Sen. Mark Warner (D-Va.): “And it is a national security issue for two reasons. First, if we were to suddenly, with all that’s going on, mess with the full faith and credit in the United States and undermine America’s financial standing, what would it do? Two things. One, it would raise interest rates immediately. And when we’ve got $27 trillion in debt, if interest rates go up one point that adds another $200 billion that the government has to pay to service that debt every year. That is a $2 trillion spending program over 10 years that we get nothing back.”
Sen. Mark Warner (D-Va.): “Second, for any American messing with the full faith and credit in the United States means Medicare checks may not go back out, military members may not be paid, your credit card rates are going to go up, your mortgage rates are going to go up. This is a national security self-imposed harm. And I just do not believe at the end of the day that responsible leaders will let it happen. But it is crazy to go through this gamesmanship. We ought to get rid of this item for future presidents, Democrat or Republican, whomever. And failure to do so allows that irresponsible politician to always pull the pin.”

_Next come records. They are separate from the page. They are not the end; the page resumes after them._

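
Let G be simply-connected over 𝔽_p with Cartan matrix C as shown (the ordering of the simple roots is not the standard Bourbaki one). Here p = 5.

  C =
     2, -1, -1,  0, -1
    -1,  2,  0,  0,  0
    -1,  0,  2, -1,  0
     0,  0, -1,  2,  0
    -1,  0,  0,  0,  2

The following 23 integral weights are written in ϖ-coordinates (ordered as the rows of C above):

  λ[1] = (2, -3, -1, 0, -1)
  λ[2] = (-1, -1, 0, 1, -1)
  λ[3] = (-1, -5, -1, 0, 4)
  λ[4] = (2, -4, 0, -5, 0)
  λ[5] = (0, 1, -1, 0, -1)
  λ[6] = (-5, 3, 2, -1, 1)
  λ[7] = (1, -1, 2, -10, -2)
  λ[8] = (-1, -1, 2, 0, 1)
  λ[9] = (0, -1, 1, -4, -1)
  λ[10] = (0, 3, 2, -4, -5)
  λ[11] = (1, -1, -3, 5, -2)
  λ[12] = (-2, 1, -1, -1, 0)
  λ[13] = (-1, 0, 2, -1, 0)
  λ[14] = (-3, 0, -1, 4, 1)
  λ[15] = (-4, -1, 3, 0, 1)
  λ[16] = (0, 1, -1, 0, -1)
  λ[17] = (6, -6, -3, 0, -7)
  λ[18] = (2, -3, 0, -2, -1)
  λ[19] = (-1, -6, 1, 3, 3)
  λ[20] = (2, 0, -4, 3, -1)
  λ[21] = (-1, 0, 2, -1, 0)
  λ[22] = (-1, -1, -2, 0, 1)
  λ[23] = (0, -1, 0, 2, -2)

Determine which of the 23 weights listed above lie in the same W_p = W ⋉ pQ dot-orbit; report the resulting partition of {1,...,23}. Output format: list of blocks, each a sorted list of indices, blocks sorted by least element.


C ↔ D_5 under row/col permutation; |W(D_5)| = 1920.

W_5-reps of the 23 weights in Ā_5 (same 5-coord order as C):

  [1] (1, 2, 0, 1, 0)
  [2] (0, 0, 1, 2, 0)
  [3] (0, 0, 0, 3, 1)
  [4] (1, 0, 0, 1, 2)
  [5] (1, 2, 0, 1, 0)
  [6] (1, 0, 0, 1, 2)
  [7] (0, 1, 0, 1, 0)
  [8] (0, 1, 0, 0, 1)
  [9] (0, 0, 1, 2, 0)
  [10] (0, 1, 0, 0, 1)
  [11] (0, 0, 0, 3, 1)
  [12] (0, 1, 0, 1, 0)
  [13] (0, 1, 0, 0, 1)
  [14] (0, 0, 0, 3, 1)
  [15] (1, 2, 0, 1, 0)
  [16] (1, 2, 0, 1, 0)
  [17] (0, 0, 0, 3, 1)
  [18] (1, 2, 0, 1, 0)
  [19] (0, 1, 0, 1, 0)
  [20] (0, 1, 0, 1, 0)
  [21] (0, 1, 0, 0, 1)
  [22] (0, 1, 0, 0, 1)
  [23] (0, 0, 0, 3, 1)

6 distinct reps among the 23 weights ⇒ 6 W_5-linkage classes:

[[1, 5, 15, 16, 18], [2, 9], [3, 11, 14, 17, 23], [4, 6], [7, 12, 19, 20], [8, 10, 13, 21, 22]]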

Greta Van Susteren: “But is it a little bit of gamesmanship? The funding bill now that would give government funding until sometime in December also has a provision in it that it would suspend the debt ceiling until right after the midterms. When I read that, I think, ‘Okay, no one wants to face the music on this in terms of being reelected in the midterms, so the huge issue will come after everybody’s been reelected.’”
Sen. Mark Warner (D-Va.): “Greta, every time that I’ve been here, and it didn’t matter Democrats or Republicans when you raise the debt ceiling, you always raise it for about two to three years and you always make it after the next election. Let’s hold us all accountable when we actually commit the dollars, not after the fact when we say, ‘All right, we got to pay our credit card bill.’ This was a bill that was a law that was put in place in 1917. It serves no real purpose other than creating these political cliffs where, as we saw back in 2011 when we got close to that cliff and America’s debt rating almost got downgraded, you want to hold folks accountable. Don’t have them spend on the front end. Don’t say we’re going to suddenly, after the fact, say we’re not going to pay our bills. That’s not what a responsible country does.”